Conservatives retain control of Harborough District Council

The Conservatives remain in control of Harborough District Council after Thursday's local elections.

Friday, 3rd May 2019, 5:27 pm
Updated Friday, 3rd May 2019, 5:33 pm
Votes for Harborough District Council were counted on Friday.

Counting of the votes began at 11am on Friday, with the final result being declared at 4.20pm.

The result of the election sees the Conservatives with 22 seats on the council, the Liberal Democrats with 11, and Labour getting one seat.

Click here for a breakdown of the results by ward.The election saw the council move to a new pattern of wards, with a reduced number of councillors. Previously the council had 37 members, split 28 Conservative to 9 Liberal Democrats, over 25 wards. The new system has 34 councillors over 19 wards, making direct comparisons to previous votes difficult.

Before the election the Tories had 76 per cent of the council seats, with the Lib Dems having 24 per cent of the seats.

Friday's results mean the Tories now hold 65 per cent of the seats, the Lib Dems with 32 per cent, and Labour's one seat equating to the remaining three per cent.

That would show that while the Conservatives retain control of the council, they lost seats mostly to the Lib Dems, with one going to Labour.

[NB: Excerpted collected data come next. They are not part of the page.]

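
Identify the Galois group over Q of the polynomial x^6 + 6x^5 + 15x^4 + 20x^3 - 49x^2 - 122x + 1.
The polynomial f is an irreducible sextic over Q, so G = Gal(f/Q) is one of the 16 transitive subgroups 6T1, ..., 6T16 of S_6. The discriminant of f is -3603718079512576, which is not a perfect square, so G is not contained in A_6. The transitive groups of degree 6 not contained in A_6 are: C_6 (6T1, order 6), S_3 (6T2, order 6), D_6 (6T3, order 12), C_3 x S_3 (6T5, order 18), A_4 x C_2 (6T6, order 24), S_4 (6T8, order 24), S_3 x S_3 (6T9, order 36), S_4 x C_2 (6T11, order 48), (S_3 x S_3) : C_2 (6T13, order 72), PGL(2,5) (6T14, order 120), S_6 (6T16, order 720). By Dedekind's theorem, for a prime p not dividing disc(f) the degrees of the irreducible factors of f mod p form the cycle type of an element of G. Factoring f modulo the 67 such primes p <= 347 (skipping 2, 229, which divide the discriminant), each new pattern first appears at: mod 3: f = (x^6 + 2x^3 + 2x^2 + x + 1), pattern 6; mod 5: f = (x^3 + 2x^2 + 4x + 4)(x^3 + 4x^2 + 3x + 4), pattern 3+3; mod 7: f = (x + 4)(x + 5)(x^4 + 4x^3 + x^2 + x + 6), pattern 4+1+1; mod 13: f = (x^2 + 2x + 8)(x^4 + 4x^3 + 12x^2 + 3x + 5), pattern 4+2; mod 23: f = (x^2 + 2x + 3)(x^2 + 12x + 14)(x^2 + 15x + 17), pattern 2+2+2; mod 29: f = (x + 10)(x + 21)(x^2 + 27)(x^2 + 4x + 2), pattern 2+2+1+1; mod 193: f = (x + 6)(x + 13)(x + 89)(x + 106)(x + 182)(x + 189), pattern 1+1+1+1+1+1; mod 347: f = (x + 7)(x + 46)(x + 303)(x + 342)(x^2 + 2x + 327), pattern 2+1+1+1+1. No other pattern occurs in this range, so the set of observed cycle types is {6, 3+3, 4+1+1, 4+2, 2+2+2, 2+2+1+1, 1+1+1+1+1+1, 2+1+1+1+1}. The candidates containing elements of all these cycle types are S_4 x C_2 (6T11) of order 48, S_6 (6T16) of order 720; the others are excluded. The observed types are precisely the cycle types that occur in S_4 x C_2 (6T11). Each of the other remaining candidates has further cycle types, and by the Chebotarev density theorem the matching factorization patterns would occur for a proportion of primes equal to their share of the group: S_6 (6T16) additionally contains elements of type 5+1, 3+2+1, 3+1+1+1 (304 of its 720 elements, about 42% of primes). None of the 67 primes tested shows any such pattern (for each of these groups the chance of that is below 10^-4), which rules them out. Hence G = S_4 x C_2 (6T11), of order 48.

S_4 x C_2 (also written S4xC2)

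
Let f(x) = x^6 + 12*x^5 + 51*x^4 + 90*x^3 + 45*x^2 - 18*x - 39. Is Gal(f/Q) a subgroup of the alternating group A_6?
The polynomial is irreducible of degree 6 over Q. Its discriminant is 23140652458752, which is not a perfect square. A Galois group lies in the alternating group exactly when the discriminant is a square in Q, so the Galois group (S_3 x S_3) is not contained in A_6.

No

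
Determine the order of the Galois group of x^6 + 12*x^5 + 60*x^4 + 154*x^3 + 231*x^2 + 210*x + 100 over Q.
The degree of the splitting field over Q equals the order of the Galois group, so first determine the group. The polynomial f is an irreducible sextic over Q, so G = Gal(f/Q) is one of the 16 transitive subgroups 6T1, ..., 6T16 of S_6. The discriminant of f is -1160950579200, which is not a perfect square, so G is not contained in A_6. The transitive groups of degree 6 not contained in A_6 are: C_6 (6T1, order 6), S_3 (6T2, order 6), D_6 (6T3, order 12), C_3 x S_3 (6T5, order 18), A_4 x C_2 (6T6, order 24), S_4 (6T8, order 24), S_3 x S_3 (6T9, order 36), S_4 x C_2 (6T11, order 48), (S_3 x S_3) : C_2 (6T13, order 72), PGL(2,5) (6T14, order 120), S_6 (6T16, order 720). By Dedekind's theorem, for a prime p not dividing disc(f) the degrees of the irreducible factors of f mod p form the cycle type of an element of G. Factoring f modulo the 23 such primes p <= 101 (skipping 2, 3, 5, which divide the discriminant), each new pattern first appears at: mod 7: f = (x^3 + 6x^2 + 4x + 1)(x^3 + 6x^2 + 6x + 2), pattern 3+3; mod 11: f = (x^2 + 6x + 2)(x^2 + 8x + 3)(x^2 + 9x + 2), pattern 2+2+2; mod 61: f = (x + 8)(x + 14)(x + 16)(x + 20)(x + 37)(x + 39), pattern 1+1+1+1+1+1. No other pattern occurs in this range, so the set of observed cycle types is {3+3, 2+2+2, 1+1+1+1+1+1}. The candidates containing elements of all these cycle types are C_6 (6T1) of order 6, S_3 (6T2) of order 6, D_6 (6T3) of order 12, C_3 x S_3 (6T5) of order 18, A_4 x C_2 (6T6) of order 24, S_4 (6T8) of order 24, S_3 x S_3 (6T9) of order 36, S_4 x C_2 (6T11) of order 48, (S_3 x S_3) : C_2 (6T13) of order 72, PGL(2,5) (6T14) of order 120, S_6 (6T16) of order 720; the others are excluded. The observed types are precisely the cycle types that occur in S_3 (6T2). Each of the other remaining candidates has further cycle types, and by the Chebotarev density theorem the matching factorization patterns would occur for a proportion of primes equal to their share of the group: C_6 (6T1) additionally contains elements of type 6 (2 of its 6 elements, about 33% of primes); D_6 (6T3) additionally contains elements of type 6, 2+2+1+1 (5 of its 12 elements, about 42% of primes); C_3 x S_3 (6T5) additionally contains elements of type 6, 3+1+1+1 (10 of its 18 elements, about 56% of primes); A_4 x C_2 (6T6) additionally contains elements of type 6, 2+2+1+1, 2+1+1+1+1 (14 of its 24 elements, about 58% of primes); S_4 (6T8) additionally contains elements of type 4+1+1, 2+2+1+1 (9 of its 24 elements, about 38% of primes); S_3 x S_3 (6T9) additionally contains elements of type 6, 3+1+1+1, 2+2+1+1 (25 of its 36 elements, about 69% of primes); S_4 x C_2 (6T11) additionally contains elements of type 6, 4+2, 4+1+1, 2+2+1+1, 2+1+1+1+1 (32 of its 48 elements, about 67% of primes); (S_3 x S_3) : C_2 (6T13) additionally contains elements of type 6, 4+2, 3+2+1, 3+1+1+1, 2+2+1+1, 2+1+1+1+1 (61 of its 72 elements, about 85% of primes); PGL(2,5) (6T14) additionally contains elements of type 6, 5+1, 4+1+1, 2+2+1+1 (89 of its 120 elements, about 74% of primes); S_6 (6T16) additionally contains elements of type 6, 5+1, 4+2, 4+1+1, 3+2+1, 3+1+1+1, 2+2+1+1, 2+1+1+1+1 (664 of its 720 elements, about 92% of primes). None of the 23 primes tested shows any such pattern (for each of these groups the chance of that is below 10^-4), which rules them out. Hence G = S_3 (6T2), of order 6. The Galois group S_3 (6T2) has order 6, so the splitting field has degree 6 over Q.

6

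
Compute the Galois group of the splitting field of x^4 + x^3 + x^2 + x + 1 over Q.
The polynomial is an irreducible quartic over Q and its discriminant is 125, which is not a perfect square, so the Galois group is not contained in A_4. The resolvent cubic y^3 - y^2 - 3*y + 2 has exactly one rational root, so the Galois group is C_4 or D_4. The quartic becomes reducible over Q(sqrt(disc)), so the group is C_4.

C_4 (also written C4)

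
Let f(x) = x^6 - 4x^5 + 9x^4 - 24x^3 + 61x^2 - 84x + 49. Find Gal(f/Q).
S_4, S_4(6c), the S_4-action on 6 points not in A_6

The polynomial f is an irreducible sextic over Q, so G = Gal(f/Q) is one of the 16 transitive subgroups 6T1, ..., 6T16 of S_6. The discriminant of f is -4014080000, which is not a perfect square, so G is not contained in A_6. The transitive groups of degree 6 not contained in A_6 are: C_6 (6T1, order 6), S_3 (6T2, order 6), D_6 (6T3, order 12), C_3 x S_3 (6T5, order 18), A_4 x C_2 (6T6, order 24), S_4 (6T8, order 24), S_3 x S_3 (6T9, order 36), S_4 x C_2 (6T11, order 48), (S_3 x S_3) : C_2 (6T13, order 72), PGL(2,5) (6T14, order 120), S_6 (6T16, order 720). By Dedekind's theorem, for a prime p not dividing disc(f) the degrees of the irreducible factors of f mod p form the cycle type of an element of G. Factoring f modulo the 22 such primes p <= 97 (skipping 2, 5, 7, which divide the discriminant), each new pattern first appears at: mod 3: f = (x^3 + 2x + 1)(x^3 + 2x^2 + x + 1), pattern 3+3; mod 13: f = (x + 6)(x + 11)(x^4 + 5x^3 + x^2 + 6x + 10), pattern 4+1+1; mod 37: f = (x^2 + 12x + 4)(x^2 + 28x + 33)(x^2 + 30x + 27), pattern 2+2+2; mod 43: f = (x + 2)(x + 26)(x^2 + 21x + 2)(x^2 + 33x + 29), pattern 2+2+1+1. No other pattern occurs in this range, so the set of observed cycle types is {3+3, 4+1+1, 2+2+2, 2+2+1+1}. The candidates containing elements of all these cycle types are S_4 (6T8) of order 24, S_4 x C_2 (6T11) of order 48, PGL(2,5) (6T14) of order 120, S_6 (6T16) of order 720; the others are excluded. The observed types are precisely the cycle types that occur in S_4 (6T8) (apart from the identity). Each of the other remaining candidates has further cycle types, and by the Chebotarev density theorem the matching factorization patterns would occur for a proportion of primes equal to their share of the group: S_4 x C_2 (6T11) additionally contains elements of type 6, 4+2, 2+1+1+1+1 (17 of its 48 elements, about 35% of primes); PGL(2,5) (6T14) additionally contains elements of type 6, 5+1 (44 of its 120 elements, about 37% of primes); S_6 (6T16) additionally contains elements of type 6, 5+1, 4+2, 3+2+1, 3+1+1+1, 2+1+1+1+1 (529 of its 720 elements, about 73% of primes). None of the 22 primes tested shows any such pattern (for each of these groups the chance of that is below 10^-4), which rules them out. Hence G = S_4 (6T8), of order 24.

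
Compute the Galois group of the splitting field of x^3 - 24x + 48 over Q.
The polynomial is an irreducible cubic over Q and its discriminant is -6912, which is not a perfect square. For an irreducible cubic, a non-square discriminant gives Galois group S_3.

S_3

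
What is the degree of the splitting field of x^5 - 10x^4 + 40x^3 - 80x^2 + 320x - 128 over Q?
20

The degree of the splitting field over Q equals the order of the Galois group, so first determine the group. The polynomial f is an irreducible quintic over Q, so G = Gal(f/Q) is a transitive subgroup of S_5: one of C_5 (5T1, order 5), D_5 (5T2, order 10), F_20 (5T3, order 20), A_5 (5T4, order 60) or S_5 (5T5, order 120). The discriminant of f is 271790899200000, which is not a perfect square, so G is not contained in A_5. The transitive groups of degree 5 not contained in A_5 are: F_20 (5T3, order 20), S_5 (5T5, order 120). By Dedekind's theorem, for a prime p not dividing disc(f) the degrees of the irreducible factors of f mod p form the cycle type of an element of G. Factoring f modulo the 18 such primes p <= 73 (skipping 2, 3, 5, which divide the discriminant), each new pattern first appears at: mod 7: f = (x + 3)(x^4 + x^3 + 2x^2 + 5x + 4), pattern 4+1; mod 11: f = (x + 10)(x^2 + 3)(x^2 + 2x + 6), pattern 2+2+1; mod 19: f = (x^5 + 9x^4 + 2x^3 + 15x^2 + 16x + 5), pattern 5. No other pattern occurs in this range, so the set of observed cycle types is {4+1, 2+2+1, 5}. The candidates containing elements of all these cycle types are F_20 (5T3) of order 20, S_5 (5T5) of order 120; the others are excluded. The observed types are precisely the cycle types that occur in F_20 (5T3) (apart from the identity). Each of the other remaining candidates has further cycle types, and by the Chebotarev density theorem the matching factorization patterns would occur for a proportion of primes equal to their share of the group: S_5 (5T5) additionally contains elements of type 3+2, 3+1+1, 2+1+1+1 (50 of its 120 elements, about 42% of primes). None of the 18 primes tested shows any such pattern (for each of these groups the chance of that is below 10^-4), which rules them out. Hence G = F_20 (5T3), of order 20. The Galois group F_20 (5T3) has order 20, so the splitting field has degree 20 over Q.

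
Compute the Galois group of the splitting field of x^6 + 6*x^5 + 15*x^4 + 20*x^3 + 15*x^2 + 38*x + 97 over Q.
The polynomial f is an irreducible sextic over Q, so G = Gal(f/Q) is one of the 16 transitive subgroups 6T1, ..., 6T16 of S_6. The discriminant of f is -46741055340544, which is not a perfect square, so G is not contained in A_6. The transitive groups of degree 6 not contained in A_6 are: C_6 (6T1, order 6), S_3 (6T2, order 6), D_6 (6T3, order 12), C_3 x S_3 (6T5, order 18), A_4 x C_2 (6T6, order 24), S_4 (6T8, order 24), S_3 x S_3 (6T9, order 36), S_4 x C_2 (6T11, order 48), (S_3 x S_3) : C_2 (6T13, order 72), PGL(2,5) (6T14, order 120), S_6 (6T16, order 720). By Dedekind's theorem, for a prime p not dividing disc(f) the degrees of the irreducible factors of f mod p form the cycle type of an element of G. Factoring f modulo the 3 such primes p <= 7 (skipping 2, which divides the discriminant), each new pattern first appears at: mod 3: f = (x + 2)(x^2 + 1)(x^3 + x^2 + 2), pattern 3+2+1; mod 5: f = (x^3 + 2x^2 + 2x + 3)(x^3 + 4x^2 + 4), pattern 3+3; mod 7: f = (x + 5)(x^5 + x^4 + 3x^3 + 5x^2 + 4x + 4), pattern 5+1. No other pattern occurs in this range, so the set of observed cycle types is {3+2+1, 3+3, 5+1}. Among the candidates above, the only group containing elements of all these cycle types is S_6 (6T16); every other candidate lacks at least one of them. Hence G = S_6 (6T16), of order 720.

S_6 (order 720)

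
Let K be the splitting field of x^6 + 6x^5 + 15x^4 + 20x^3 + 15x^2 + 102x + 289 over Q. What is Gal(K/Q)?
(S_3 x S_3) : C_2 (also written G72)

The polynomial f is an irreducible sextic over Q, so G = Gal(f/Q) is one of the 16 transitive subgroups 6T1, ..., 6T16 of S_6. The discriminant of f is -9727331052552192, which is not a perfect square, so G is not contained in A_6. The transitive groups of degree 6 not contained in A_6 are: C_6 (6T1, order 6), S_3 (6T2, order 6), D_6 (6T3, order 12), C_3 x S_3 (6T5, order 18), A_4 x C_2 (6T6, order 24), S_4 (6T8, order 24), S_3 x S_3 (6T9, order 36), S_4 x C_2 (6T11, order 48), (S_3 x S_3) : C_2 (6T13, order 72), PGL(2,5) (6T14, order 120), S_6 (6T16, order 720). By Dedekind's theorem, for a prime p not dividing disc(f) the degrees of the irreducible factors of f mod p form the cycle type of an element of G. Factoring f modulo the 27 such primes p <= 127 (skipping 2, 3, 17, 43, which divide the discriminant), each new pattern first appears at: mod 5: f = (x^6 + x^5 + 2x + 4), pattern 6; mod 7: f = (x + 6)(x^2 + x + 3)(x^3 + 6x^2 + 6x + 4), pattern 3+2+1; mod 11: f = (x^2 + 6x + 2)(x^4 + 2x^2 + 8x + 7), pattern 4+2; mod 13: f = (x + 8)(x + 11)(x^2 + 4x + 2)(x^2 + 9x + 6), pattern 2+2+1+1; mod 61: f = (x + 5)(x + 9)(x + 21)(x + 43)(x^2 + 50x + 5), pattern 2+1+1+1+1; mod 97: f = (x + 2)(x + 21)(x + 25)(x^3 + 55x^2 + 56x + 80), pattern 3+1+1+1; mod 113: f = (x^2 + 10x + 49)(x^2 + 17x + 78)(x^2 + 92x + 59), pattern 2+2+2; mod 127: f = (x^3 + 52x^2 + 17x + 110)(x^3 + 81x^2 + 104x + 110), pattern 3+3. No other pattern occurs in this range, so the set of observed cycle types is {6, 3+2+1, 4+2, 2+2+1+1, 2+1+1+1+1, 3+1+1+1, 2+2+2, 3+3}. The candidates containing elements of all these cycle types are (S_3 x S_3) : C_2 (6T13) of order 72, S_6 (6T16) of order 720; the others are excluded. The observed types are precisely the cycle types that occur in (S_3 x S_3) : C_2 (6T13) (apart from the identity). Each of the other remaining candidates has further cycle types, and by the Chebotarev density theorem the matching factorization patterns would occur for a proportion of primes equal to their share of the group: S_6 (6T16) additionally contains elements of type 5+1, 4+1+1 (234 of its 720 elements, about 32% of primes). None of the 27 primes tested shows any such pattern (for each of these groups the chance of that is below 10^-4), which rules them out. Hence G = (S_3 x S_3) : C_2 (6T13), of order 72.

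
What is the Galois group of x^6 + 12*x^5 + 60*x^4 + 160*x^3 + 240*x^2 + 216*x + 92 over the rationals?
The polynomial f is an irreducible sextic over Q, so G = Gal(f/Q) is one of the 16 transitive subgroups 6T1, ..., 6T16 of S_6. The discriminant of f is 746496000000 = 864000^2, a perfect square, so G is contained in A_6. The transitive groups of degree 6 contained in A_6 are: A_4 (6T4, order 12), S_4 (6T7, order 24), (C_3 x C_3) : C_4 (6T10, order 36), PSL(2,5) (6T12, order 60), A_6 (6T15, order 360). By Dedekind's theorem, for a prime p not dividing disc(f) the degrees of the irreducible factors of f mod p form the cycle type of an element of G. Factoring f modulo the 6 such primes p <= 23 (skipping 2, 3, 5, which divide the discriminant), each new pattern first appears at: mod 7: f = (x + 5)(x^5 + 4x^3 + 2x + 3), pattern 5+1; mod 23: f = (x)(x + 9)(x + 14)(x^3 + 12x^2 + 3x + 5), pattern 3+1+1+1. No other pattern occurs in this range, so the set of observed cycle types is {5+1, 3+1+1+1}. Among the candidates above, the only group containing elements of all these cycle types is A_6 (6T15) — each of A_4 (6T4), S_4 (6T7), (C_3 x C_3) : C_4 (6T10), PSL(2,5) (6T12) lacks at least one of them. Hence G = A_6 (6T15), of order 360.

A_6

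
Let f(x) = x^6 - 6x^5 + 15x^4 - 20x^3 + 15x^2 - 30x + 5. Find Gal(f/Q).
A_6

The polynomial f is an irreducible sextic over Q, so G = Gal(f/Q) is one of the 16 transitive subgroups 6T1, ..., 6T16 of S_6. The discriminant of f is 746496000000 = 864000^2, a perfect square, so G is contained in A_6. The transitive groups of degree 6 contained in A_6 are: A_4 (6T4, order 12), S_4 (6T7, order 24), (C_3 x C_3) : C_4 (6T10, order 36), PSL(2,5) (6T12, order 60), A_6 (6T15, order 360). By Dedekind's theorem, for a prime p not dividing disc(f) the degrees of the irreducible factors of f mod p form the cycle type of an element of G. Factoring f modulo the 6 such primes p <= 23 (skipping 2, 3, 5, which divide the discriminant), each new pattern first appears at: mod 7: f = (x + 3)(x^5 + 5x^4 + x^2 + 5x + 4), pattern 5+1; mod 23: f = (x + 1)(x + 10)(x + 15)(x^3 + 14x^2 + 5x + 10), pattern 3+1+1+1. No other pattern occurs in this range, so the set of observed cycle types is {5+1, 3+1+1+1}. Among the candidates above, the only group containing elements of all these cycle types is A_6 (6T15) — each of A_4 (6T4), S_4 (6T7), (C_3 x C_3) : C_4 (6T10), PSL(2,5) (6T12) lacks at least one of them. Hence G = A_6 (6T15), of order 360.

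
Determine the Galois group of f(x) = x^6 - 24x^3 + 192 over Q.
C_3 x S_3 (also written G18)

The polynomial f is an irreducible sextic over Q, so G = Gal(f/Q) is one of the 16 transitive subgroups 6T1, ..., 6T16 of S_6. The discriminant of f is -190210142896128, which is not a perfect square, so G is not contained in A_6. The transitive groups of degree 6 not contained in A_6 are: C_6 (6T1, order 6), S_3 (6T2, order 6), D_6 (6T3, order 12), C_3 x S_3 (6T5, order 18), A_4 x C_2 (6T6, order 24), S_4 (6T8, order 24), S_3 x S_3 (6T9, order 36), S_4 x C_2 (6T11, order 48), (S_3 x S_3) : C_2 (6T13, order 72), PGL(2,5) (6T14, order 120), S_6 (6T16, order 720). By Dedekind's theorem, for a prime p not dividing disc(f) the degrees of the irreducible factors of f mod p form the cycle type of an element of G. Factoring f modulo the 33 such primes p <= 149 (skipping 2, 3, which divide the discriminant), each new pattern first appears at: mod 5: f = (x^6 + x^3 + 2), pattern 6; mod 7: f = (x + 1)(x + 2)(x + 4)(x^3 + 3), pattern 3+1+1+1; mod 17: f = (x^2 + 2x + 11)(x^2 + 7x + 11)(x^2 + 8x + 11), pattern 2+2+2; mod 19: f = (x^3 + 4)(x^3 + 10), pattern 3+3; mod 73: f = (x + 26)(x + 42)(x + 44)(x + 58)(x + 60)(x + 62), pattern 1+1+1+1+1+1. No other pattern occurs in this range, so the set of observed cycle types is {6, 3+1+1+1, 2+2+2, 3+3, 1+1+1+1+1+1}. The candidates containing elements of all these cycle types are C_3 x S_3 (6T5) of order 18, S_3 x S_3 (6T9) of order 36, (S_3 x S_3) : C_2 (6T13) of order 72, S_6 (6T16) of order 720; the others are excluded. The observed types are precisely the cycle types that occur in C_3 x S_3 (6T5). Each of the other remaining candidates has further cycle types, and by the Chebotarev density theorem the matching factorization patterns would occur for a proportion of primes equal to their share of the group: S_3 x S_3 (6T9) additionally contains elements of type 2+2+1+1 (9 of its 36 elements, about 25% of primes); (S_3 x S_3) : C_2 (6T13) additionally contains elements of type 4+2, 3+2+1, 2+2+1+1, 2+1+1+1+1 (45 of its 72 elements, about 62% of primes); S_6 (6T16) additionally contains elements of type 5+1, 4+2, 4+1+1, 3+2+1, 2+2+1+1, 2+1+1+1+1 (504 of its 720 elements, about 70% of primes). None of the 33 primes tested shows any such pattern (for each of these groups the chance of that is below 10^-4), which rules them out. Hence G = C_3 x S_3 (6T5), of order 18.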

The Green fielded five candidates in all, one each in the wards of Broughton Astley Primethorpe and Sutton, Glen, Market Harborough Great Bowden and Arden, MH Logan, and MH Welland. Generally speaking, the Green candidate came in after the Liberal Democrat and Conservative candidates beating Labour in each ward. However, in MH Welland the three seats up for election were taken by two Lib Dem candidates followed by a Conservative, the Green candidate came fourth beating the remaining one Lib Dem, one Tory, and two Labour candidates.

UKIP only had one candidate - Julie Tregoning - standing in the Thurnby and Houghton ward. She came in fifth beaten by the three Lib Dem candidates who were elected and the Tory candidate. The two Labour candidates polled less than she did.